THE GOOD DOCTOR - "PILOT - Burnt Food" - Dr. Shaun Murphy (Freddie Highmore), a young surgeon with autism and savant syndrome, relocates from a quiet country life to join the prestigious St. Bonaventure hospital's surgical unit. Alone in the world and unable to personally connect with those around him, his only advocate, Dr. Aaron Glassman (Richard Schiff), challenges the skepticism and prejudices of the hospital's board and staff when he brings him in to join the team. Shaun will need to work harder than he ever has before, as he navigates his new environment and relationships to prove to his colleagues that his extraordinary medical gifts will save lives. The highly anticipated series premiere of "The Good Doctor" airs MONDAY, SEPTEMBER 25 (10:01-11:00 p.m. EDT), on The ABC Television Network. (ABC/Liane Hentscher) FREDDIE HIGHMORE

In the new ABC drama series THE GOOD DOCTOR, Freddie Highmore stars as Dr. Shaun Murphy, a gifted young surgeon, remarkably adept at using his knowledge and skills to save lives in spite of having autism. Brought to the television screen by executive producers David Shore and Daniel De Kim, THE GOOD DOCTOR is a surprisingly heartfelt and touching look at a young doctor integrating into a new hospital and navigating through the social challenges he finds along the way. In an exclusive interview at this past summer’s Television Critics Association tour, Freddie Highmore talked about his character Shaun’s unique perspective and journey Shaun undertakes in Season 1 of THE GOOD DOCTOR.
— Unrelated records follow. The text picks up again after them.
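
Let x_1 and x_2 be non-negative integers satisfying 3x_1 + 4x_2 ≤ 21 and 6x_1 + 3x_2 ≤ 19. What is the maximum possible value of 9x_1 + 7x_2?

37

The continuous relaxation peaks at (0.867, 4.6) with value 40.00; rounding to a feasible lattice point costs some objective.
(x_1,x_2)=(1,4): 3·1+4·4=19≤21, 6·1+3·4=18≤19, objective 37.
(x_1,x_2)=(0,5): 3·0+4·5=20≤21, 6·0+3·5=15≤19, objective 35.
Maximum is 37 at (x_1,x_2)=(1,4).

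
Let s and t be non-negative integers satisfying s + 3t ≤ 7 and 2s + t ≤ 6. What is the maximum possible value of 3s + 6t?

15

(s,t)=(1,2): 1·1+3·2=7≤7, 2·1+1·2=4≤6, objective 15.
(s,t)=(2,1): 1·2+3·1=5≤7, 2·2+1·1=5≤6, objective 12.
(s,t)=(0,2): 1·0+3·2=6≤7, 2·0+1·2=2≤6, objective 12.
No feasible integer point exceeds 15.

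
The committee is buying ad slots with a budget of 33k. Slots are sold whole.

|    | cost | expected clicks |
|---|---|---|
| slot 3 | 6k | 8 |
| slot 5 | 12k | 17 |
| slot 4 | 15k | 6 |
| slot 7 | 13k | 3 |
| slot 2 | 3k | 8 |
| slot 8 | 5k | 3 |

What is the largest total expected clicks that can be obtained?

This is an integer program with binary decision variables.
Allowing fractional choices, the relaxed optimum would be about 38.8, but ad slots are indivisible.
slot 3 + slot 5 + slot 2 + slot 8: cost 6 + 12 + 3 + 5 = 26 ≤ 33, expected clicks 8 + 17 + 8 + 3 = 36.
slot 5 + slot 4 + slot 2: cost 12 + 15 + 3 = 30 ≤ 33, expected clicks 17 + 6 + 8 = 31.
slot 3 + slot 5 + slot 2: cost 6 + 12 + 3 = 21 ≤ 33, expected clicks 8 + 17 + 8 = 33.
Best is slot 3, slot 5, slot 2, and slot 8 with total expected clicks 36.

36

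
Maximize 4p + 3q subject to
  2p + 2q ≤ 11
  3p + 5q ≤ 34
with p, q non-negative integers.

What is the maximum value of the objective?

(p,q)=(5,0): 2·5+2·0=10≤11, 3·5+5·0=15≤34, objective 20.
(p,q)=(4,1): 2·4+2·1=10≤11, 3·4+5·1=17≤34, objective 19.
No feasible integer point exceeds 20.

20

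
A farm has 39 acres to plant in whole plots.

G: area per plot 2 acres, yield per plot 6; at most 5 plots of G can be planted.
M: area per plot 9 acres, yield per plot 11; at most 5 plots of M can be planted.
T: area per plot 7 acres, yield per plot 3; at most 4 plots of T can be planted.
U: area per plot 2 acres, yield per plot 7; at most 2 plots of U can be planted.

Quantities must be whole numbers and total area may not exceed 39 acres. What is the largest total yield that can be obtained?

This is a bounded integer knapsack.
4×G, 3×M, and 2×U: area 39 ≤ 39, yield 4·6 + 3·11 + 2·7 = 71.
5×G, 3×M, and 1×U: area 39 ≤ 39, yield 5·6 + 3·11 + 1·7 = 70.
Best is 71.

71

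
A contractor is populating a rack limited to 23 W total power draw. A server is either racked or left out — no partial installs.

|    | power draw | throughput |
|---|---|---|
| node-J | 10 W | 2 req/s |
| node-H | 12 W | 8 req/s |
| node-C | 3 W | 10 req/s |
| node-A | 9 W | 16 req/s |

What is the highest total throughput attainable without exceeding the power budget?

Take node-J, node-C, and node-A: power draw 10 + 3 + 9 = 22 ≤ 23, throughput 2 + 10 + 16 = 28.
No other feasible combination does better.

28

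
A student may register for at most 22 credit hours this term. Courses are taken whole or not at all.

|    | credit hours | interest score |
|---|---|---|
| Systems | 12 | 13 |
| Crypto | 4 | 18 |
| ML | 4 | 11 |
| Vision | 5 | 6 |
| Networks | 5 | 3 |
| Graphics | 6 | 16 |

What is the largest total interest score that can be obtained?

This is a 0-1 knapsack instance.
Systems + Crypto + Graphics: credit hours 12 + 4 + 6 = 22 ≤ 22, interest score 13 + 18 + 16 = 47.
Crypto + ML + Vision + Graphics: credit hours 4 + 4 + 5 + 6 = 19 ≤ 22, interest score 18 + 11 + 6 + 16 = 51.
Crypto + ML + Networks + Graphics: credit hours 4 + 4 + 5 + 6 = 19 ≤ 22, interest score 18 + 11 + 3 + 16 = 48.
Best is Crypto, ML, Vision, and Graphics with total interest score 51.

51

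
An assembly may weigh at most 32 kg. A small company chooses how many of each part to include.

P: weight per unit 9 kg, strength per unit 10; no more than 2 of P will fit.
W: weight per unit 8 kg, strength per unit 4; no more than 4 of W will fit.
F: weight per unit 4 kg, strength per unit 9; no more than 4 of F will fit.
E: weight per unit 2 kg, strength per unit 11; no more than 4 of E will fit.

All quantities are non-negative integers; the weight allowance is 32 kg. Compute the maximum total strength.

This is a bounded integer knapsack.
E has the best ratio (11/2); taking only E gives at most 4×11 = 44 (stopped by the supply cap of 4).
Mixing does better — 1×W, 4×F, and 4×E: weight 32 ≤ 32, strength 1·4 + 4·9 + 4·11 = 84.

84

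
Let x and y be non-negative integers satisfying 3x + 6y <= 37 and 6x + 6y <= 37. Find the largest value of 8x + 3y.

48

The continuous relaxation peaks at (6.17, 0) with value 49.33; rounding to a feasible lattice point costs some objective.
(x,y)=(6,0): 3·6+6·0=18≤37, 6·6+6·0=36≤37, objective 48.
(x,y)=(5,1): 3·5+6·1=21≤37, 6·5+6·1=36≤37, objective 43.
(x,y)=(5,0): 3·5+6·0=15≤37, 6·5+6·0=30≤37, objective 40.
The best lattice point is (6,0), giving 48.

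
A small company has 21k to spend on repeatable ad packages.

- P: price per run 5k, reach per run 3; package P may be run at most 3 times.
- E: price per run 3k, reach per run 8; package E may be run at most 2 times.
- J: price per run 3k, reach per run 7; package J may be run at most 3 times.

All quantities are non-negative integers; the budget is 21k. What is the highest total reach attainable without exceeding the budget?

1×P, 2×E, and 3×J: price 20 ≤ 21, reach 1·3 + 2·8 + 3·7 = 40.
2×E and 3×J: price 15 ≤ 21, reach 2·8 + 3·7 = 37.
Best is 40.

40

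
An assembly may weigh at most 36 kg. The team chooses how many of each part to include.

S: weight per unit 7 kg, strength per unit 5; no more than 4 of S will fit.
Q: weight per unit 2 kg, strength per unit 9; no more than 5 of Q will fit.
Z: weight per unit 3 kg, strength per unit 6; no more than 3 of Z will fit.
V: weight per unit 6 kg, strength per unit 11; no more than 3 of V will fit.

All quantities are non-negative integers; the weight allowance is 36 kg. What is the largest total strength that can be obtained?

90

Q has the best ratio (9/2); taking only Q gives at most 5×9 = 45 (stopped by the supply cap of 5).
Mixing does better — 5×Q, 2×Z, and 3×V: weight 34 ≤ 36, strength 5·9 + 2·6 + 3·11 = 90.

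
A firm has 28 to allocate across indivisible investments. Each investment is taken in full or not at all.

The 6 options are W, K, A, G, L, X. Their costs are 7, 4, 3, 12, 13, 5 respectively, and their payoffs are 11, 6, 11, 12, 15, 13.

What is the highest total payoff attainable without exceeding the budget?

50

Allowing fractional choices, the relaxed optimum would be about 51.4, but investments are indivisible.
W + A + G + X: cost 7 + 3 + 12 + 5 = 27 ≤ 28, payoff 11 + 11 + 12 + 13 = 47.
K + A + L + X: cost 4 + 3 + 13 + 5 = 25 ≤ 28, payoff 6 + 11 + 15 + 13 = 45.
W + A + L + X: cost 7 + 3 + 13 + 5 = 28 ≤ 28, payoff 11 + 11 + 15 + 13 = 50.
Best is W, A, L, and X with total payoff 50.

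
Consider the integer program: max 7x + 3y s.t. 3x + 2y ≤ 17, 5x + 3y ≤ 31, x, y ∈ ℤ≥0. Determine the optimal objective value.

The continuous relaxation peaks at (5.67, 0) with value 39.67; rounding to a feasible lattice point costs some objective.
(x,y)=(5,1): 3·5+2·1=17≤17, 5·5+3·1=28≤31, objective 38.
(x,y)=(5,0): 3·5+2·0=15≤17, 5·5+3·0=25≤31, objective 35.
(x,y)=(4,2): 3·4+2·2=16≤17, 5·4+3·2=26≤31, objective 34.
Maximum is 38 at (x,y)=(5,1).

38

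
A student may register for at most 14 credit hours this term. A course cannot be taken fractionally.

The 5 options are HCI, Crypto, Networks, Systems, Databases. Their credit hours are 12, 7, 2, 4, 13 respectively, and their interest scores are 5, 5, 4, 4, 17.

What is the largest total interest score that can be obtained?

Treat it as a binary knapsack problem.
Take Databases: credit hours 13 ≤ 14, interest score 17.
No other feasible combination does better.

17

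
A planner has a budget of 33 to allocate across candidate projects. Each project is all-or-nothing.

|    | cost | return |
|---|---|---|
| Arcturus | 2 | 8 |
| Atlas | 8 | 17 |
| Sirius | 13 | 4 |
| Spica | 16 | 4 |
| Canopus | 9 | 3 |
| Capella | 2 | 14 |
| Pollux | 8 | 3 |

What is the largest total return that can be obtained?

46

This is an integer program with binary decision variables.
Take Arcturus, Atlas, Sirius, Capella, and Pollux: cost 2 + 8 + 13 + 2 + 8 = 33 ≤ 33, return 8 + 17 + 4 + 14 + 3 = 46.
No other feasible combination does better.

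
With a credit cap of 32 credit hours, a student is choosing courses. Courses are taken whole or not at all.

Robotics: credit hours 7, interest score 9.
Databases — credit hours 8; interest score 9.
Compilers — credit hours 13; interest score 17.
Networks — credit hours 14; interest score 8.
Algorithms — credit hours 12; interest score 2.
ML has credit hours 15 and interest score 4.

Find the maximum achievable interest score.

Allowing fractional choices, the relaxed optimum would be about 37.3, but courses are indivisible.
Robotics + Compilers + Algorithms: credit hours 7 + 13 + 12 = 32 ≤ 32, interest score 9 + 17 + 2 = 28.
Robotics + Compilers: credit hours 7 + 13 = 20 ≤ 32, interest score 9 + 17 = 26.
Robotics + Databases + Compilers: credit hours 7 + 8 + 13 = 28 ≤ 32, interest score 9 + 9 + 17 = 35.
Best is Robotics, Databases, and Compilers with total interest score 35.

35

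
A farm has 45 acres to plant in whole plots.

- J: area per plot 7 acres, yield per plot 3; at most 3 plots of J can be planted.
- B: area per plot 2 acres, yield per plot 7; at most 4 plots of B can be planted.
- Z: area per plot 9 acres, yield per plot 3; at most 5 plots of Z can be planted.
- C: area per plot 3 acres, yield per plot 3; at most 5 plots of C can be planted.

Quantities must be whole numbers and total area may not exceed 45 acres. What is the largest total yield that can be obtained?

52

This is a bounded integer knapsack.
4×B, 2×Z, and 5×C: area 41 ≤ 45, yield 4·7 + 2·3 + 5·3 = 49.
3×J, 4×B, and 5×C: area 44 ≤ 45, yield 3·3 + 4·7 + 5·3 = 52.
Best is 52.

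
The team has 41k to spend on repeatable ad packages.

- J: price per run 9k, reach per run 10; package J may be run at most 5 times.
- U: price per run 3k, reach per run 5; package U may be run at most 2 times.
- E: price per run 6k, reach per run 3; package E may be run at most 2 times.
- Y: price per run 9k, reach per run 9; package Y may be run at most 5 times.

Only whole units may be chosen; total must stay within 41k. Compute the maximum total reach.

45

U has the best ratio (5/3); taking only U gives at most 2×5 = 10 (stopped by the supply cap of 2).
Mixing does better — 4×J and 1×U: price 39 ≤ 41, reach 4·10 + 1·5 = 45.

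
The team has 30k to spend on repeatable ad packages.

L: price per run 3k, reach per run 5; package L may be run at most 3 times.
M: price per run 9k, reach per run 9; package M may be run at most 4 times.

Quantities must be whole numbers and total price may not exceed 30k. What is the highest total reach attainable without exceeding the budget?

33

Take 3×L and 2×M: price 27 ≤ 30, reach 3·5 + 2·9 = 33.
L has the best ratio (5/3) and is taken to its limit of 3; remaining capacity is filled optimally with the others.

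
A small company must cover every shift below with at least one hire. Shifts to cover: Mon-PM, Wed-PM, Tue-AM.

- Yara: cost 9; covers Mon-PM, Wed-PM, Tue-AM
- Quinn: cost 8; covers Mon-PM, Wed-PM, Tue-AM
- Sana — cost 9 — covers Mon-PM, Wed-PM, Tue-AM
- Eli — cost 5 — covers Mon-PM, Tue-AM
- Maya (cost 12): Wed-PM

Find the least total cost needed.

The greedy cost-per-new-shift heuristic would pick Eli and Quinn for 13, but a cheaper cover exists.
Quinn alone covers Mon-PM, Wed-PM, Tue-AM — every shift.
Total cost: 8.
No cover costs less than 8.

8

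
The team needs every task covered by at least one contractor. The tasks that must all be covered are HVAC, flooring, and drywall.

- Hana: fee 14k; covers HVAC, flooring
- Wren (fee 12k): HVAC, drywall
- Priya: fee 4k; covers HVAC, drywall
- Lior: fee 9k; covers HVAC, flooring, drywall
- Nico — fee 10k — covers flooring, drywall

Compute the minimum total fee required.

9

Lior alone covers HVAC, flooring, drywall — every task.
Total fee: 9.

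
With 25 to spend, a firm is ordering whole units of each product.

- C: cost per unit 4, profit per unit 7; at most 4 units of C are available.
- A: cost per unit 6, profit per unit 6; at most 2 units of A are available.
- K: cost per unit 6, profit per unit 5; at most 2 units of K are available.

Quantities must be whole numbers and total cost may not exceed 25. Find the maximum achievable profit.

34

This is a bounded integer knapsack.
Take 4×C and 1×A: cost 22 ≤ 25, profit 4·7 + 1·6 = 34.
C has the best ratio (7/4) and is taken to its limit of 4; remaining capacity is filled optimally with the others.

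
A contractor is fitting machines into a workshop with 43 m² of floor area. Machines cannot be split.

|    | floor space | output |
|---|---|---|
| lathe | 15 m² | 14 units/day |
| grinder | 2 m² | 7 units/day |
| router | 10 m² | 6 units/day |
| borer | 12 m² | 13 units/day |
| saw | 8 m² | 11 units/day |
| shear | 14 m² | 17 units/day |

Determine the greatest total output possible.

51

Allowing fractional choices, the relaxed optimum would be about 54.5, but machines are indivisible.
lathe + grinder + borer + shear: floor space 15 + 2 + 12 + 14 = 43 ≤ 43, output 14 + 7 + 13 + 17 = 51.
lathe + grinder + saw + shear: floor space 15 + 2 + 8 + 14 = 39 ≤ 43, output 14 + 7 + 11 + 17 = 49.
grinder + borer + saw + shear: floor space 2 + 12 + 8 + 14 = 36 ≤ 43, output 7 + 13 + 11 + 17 = 48.
Best is lathe, grinder, borer, and shear with total output 51.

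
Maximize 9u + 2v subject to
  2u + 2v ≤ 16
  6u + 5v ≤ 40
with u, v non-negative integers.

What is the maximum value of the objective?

(u,v)=(6,0) is feasible, giving 54.
(u,v)=(5,1) is feasible, giving 47.
(u,v)=(5,0) is feasible, giving 45.
Maximum is 54 at (u,v)=(6,0).

54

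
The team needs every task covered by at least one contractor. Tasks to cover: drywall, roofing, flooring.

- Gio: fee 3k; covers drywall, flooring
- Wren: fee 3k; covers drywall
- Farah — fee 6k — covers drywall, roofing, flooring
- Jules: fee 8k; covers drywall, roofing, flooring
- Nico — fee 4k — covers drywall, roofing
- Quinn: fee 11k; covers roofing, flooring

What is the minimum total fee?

The greedy cost-per-new-task heuristic would pick Gio and Nico for 7, but a cheaper cover exists.
Farah alone covers drywall, roofing, flooring — every task.
Total fee: 6.
No cover costs less than 6.

6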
Coming off BATES MOTEL, what excited you about this project?
FREDDIE: Two things: the chance to work with David Shore and the creative writing that he does, and also, the character. It’s a fascinating character.

You’ve playing back-to-back two characters that are very cerebral — they’re in their heads a lot. Is that a comfortable place for you to live, or is that for you just another challenge?
FREDDIE: I don’t know. I’ve never really thought of Norman [Bates] and my character Shaun [in THE GOOD DOCTOR] as being in any way similar. I think, for me, a lot of it was doing the required amount of research to play Shaun as authentically as possible. Obviously, some things come from research that I’ve done, and David and I have had conversations together – the literature we shared back and forth, the documentaries, and also the chats that we’ve had — and discussions with various experts who know much more than we do.

Is there a certain comfort for you in portraying a character that is so confident and curious that nothing else really matters?
FREDDIE: Yeah, in some ways. I wouldn’t say that Shaun is particularly confident. I think he does have a strong sense of who he is and what he wants to do with his life, and there’s a comfort that’s inherent in that. But I would say in terms of social interactions, he isn’t quite as comfortable. I think something that’s interesting about it is that he feels the most at home in the hospital, as opposed to elsewhere. I think that’s where he feels that he’s really arrived and is doing something, doing what he wants to do.

You mentioned in the TCA panel there could be a romance involved in his life. Is that something that clues you in on what’s coming in the script?
FREDDIE: [Laughs] Maybe.

Is that something you discussed with David Shore before taking the role, that he would have a life beyond the hospital?
FREDDIE: Yes. I certainly asked, as you would with any character about the arc of the season and potentially the series down the line, how Shaun will develop and change. Of course, he has autism, and that won’t change. But how he learns to in some ways adapt to the situation and in spite of it. And also, how other people around him will adapt to the world that he experiences and try to understand him better.

He may not socially interact the same way, but is he aware of social cues? Or is it something that doesn’t always register for him?
FREDDIE: I think it depends. I always feel wary giving definitive answers to that respect, because I feel like it’s all dependent on a particular situation that he finds himself in. But yes, I think he does struggle with communication and with understanding certain social cues.

It seems he doesn’t distinguish between wanting to welcome him into an environment as a friend versus somebody who may not be as welcoming.
FREDDIE: Yes. I think a lot of the discussion, and quite rightly, about the show will center on the fact that Shaun has autism. But at the same time, I don’t think it is about his autism. He’s not defined by that.

I think he’s trying to find his niche in the world, and that’s it for anybody whether they are autistic or not.
FREDDIE: He is. Hopefully all of us can identify with him in a little sense. He had a church, which I identify with. People are trying to find someplace they feel comfortable, at home, and welcome. And he himself has spirituality, in a sense. I like that aspect.

To meet Dr. Shaun Murphy and see the world through his eyes, be sure to tune in for the premiere of THE GOOD DOCTOR on Monday, September 25th at 10:00 p.m. on ABC.